Andrews called for responsible gun ownership as gun violence advocate Kaaren Haldeman said a lot of guns end up in the wrong hands, especially young people.

"We know that a lot of the guns that wind up in hands of minors come from the home, and largely the guns that are used are brought to school or brought from the home," Haldeman said.

Both Haldeman and Andrews attended Hillside High School's play "A State of Urgency," that address gun violence.

"Hearing high school students, the level of anguish that our young people are experiencing, that alone should be enough for you," Haldeman said.

The 2022 crime report also included updates on ShotSpotter, which launched in Dec. 2022.

While Andrews acknowledged Durham Police's response time could be better, she said ShotSpotter is a tool that she remains neutral on until the pilot program wraps up. ShotSpotter uses acoustic sensors to detect gunfire in East and Southeast Durham and alert police officers in real-time.

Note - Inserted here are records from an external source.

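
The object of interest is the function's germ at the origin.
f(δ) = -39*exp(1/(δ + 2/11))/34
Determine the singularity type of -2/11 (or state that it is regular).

The point is an essential singularity.

The exponent 1/(δ - (-2/11)) has a pole at -2/11, so exp(1/(δ - (-2/11))) takes every nonzero value near it: an essential singularity (not a pole of any order).


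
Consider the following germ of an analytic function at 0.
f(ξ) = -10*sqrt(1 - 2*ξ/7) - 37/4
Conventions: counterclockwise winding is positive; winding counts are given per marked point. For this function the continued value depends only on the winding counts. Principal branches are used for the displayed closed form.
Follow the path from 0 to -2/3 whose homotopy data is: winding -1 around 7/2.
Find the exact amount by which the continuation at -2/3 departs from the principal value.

Continued minus principal equals (100/21)*sqrt(21).

The rational part is single-valued and drops out of the difference; each branch term changes only by its own monodromy.
(-10)*sqrt(1 - ξ/(7/2)): winding -1 is odd, the square root flips sign, contributing -2*(-10)*sqrt(1 - (-2/3)/(7/2)) = -2*(-10)*sqrt(25/21) = (100/21)*sqrt(21).
Summing the contributions at ξ = -2/3 gives (100/21)*sqrt(21).


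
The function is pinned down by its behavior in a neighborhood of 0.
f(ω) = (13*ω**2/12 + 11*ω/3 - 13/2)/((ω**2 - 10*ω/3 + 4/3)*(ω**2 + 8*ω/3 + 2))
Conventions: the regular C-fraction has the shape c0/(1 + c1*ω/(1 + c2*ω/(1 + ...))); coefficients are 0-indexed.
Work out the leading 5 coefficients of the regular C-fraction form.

The regular C-fraction coefficients are [-39/16, -47/78, -13729/3666, 3904563/1290526, -50531768/1374506293].

Taylor coefficients (expand at 0): a_0 = -39/16, a_1 = -47/32, a_2 = -613/96, a_3 = -12809/1152, a_4 = -177833/6912.
c0 = a_0 = -39/16. Peel one level at a time: if S = 1 + c*ω/S' with S'(0) = 1, then c is the ω-coefficient of S and S' = c*ω/(S - 1).
S_1 = c0/f = 1 + (-47/78)*ω + (-13729/6084)*ω^2 + ...; c1 = -47/78.
S_2 = c1*ω/(S_1 - 1) = 1 + (-13729/3666)*ω + (100117/8836)*ω^2 + ...; c2 = -13729/3666.
S_3 = c2*ω/(S_2 - 1) = 1 + (3904563/1290526)*ω + (20965308/188485441)*ω^2 + ...; c3 = 3904563/1290526.
S_4 = c3*ω/(S_3 - 1) = 1 + (-50531768/1374506293)*ω + ...; c4 = -50531768/1374506293.


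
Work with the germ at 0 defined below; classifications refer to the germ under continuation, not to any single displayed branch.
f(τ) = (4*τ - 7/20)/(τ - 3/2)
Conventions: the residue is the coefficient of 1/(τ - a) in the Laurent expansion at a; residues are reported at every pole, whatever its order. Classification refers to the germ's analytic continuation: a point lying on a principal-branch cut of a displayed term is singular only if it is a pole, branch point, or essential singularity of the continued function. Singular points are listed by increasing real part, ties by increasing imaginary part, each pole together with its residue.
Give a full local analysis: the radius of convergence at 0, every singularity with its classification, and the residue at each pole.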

ShotSpotter failed to alert two of the latest homicides, according to Andrews.

"Durham Police has to ask the tough questions," Andrews said. "What happened, how often it has happened before, and then we request it to ShotSpotter who does their own research to provide an answer."

Andrews said Durham Police is working on their own report with their own data.

"Durham Police's data is forthcoming and will be more robust than what ShotSpotter provided," Andrews said.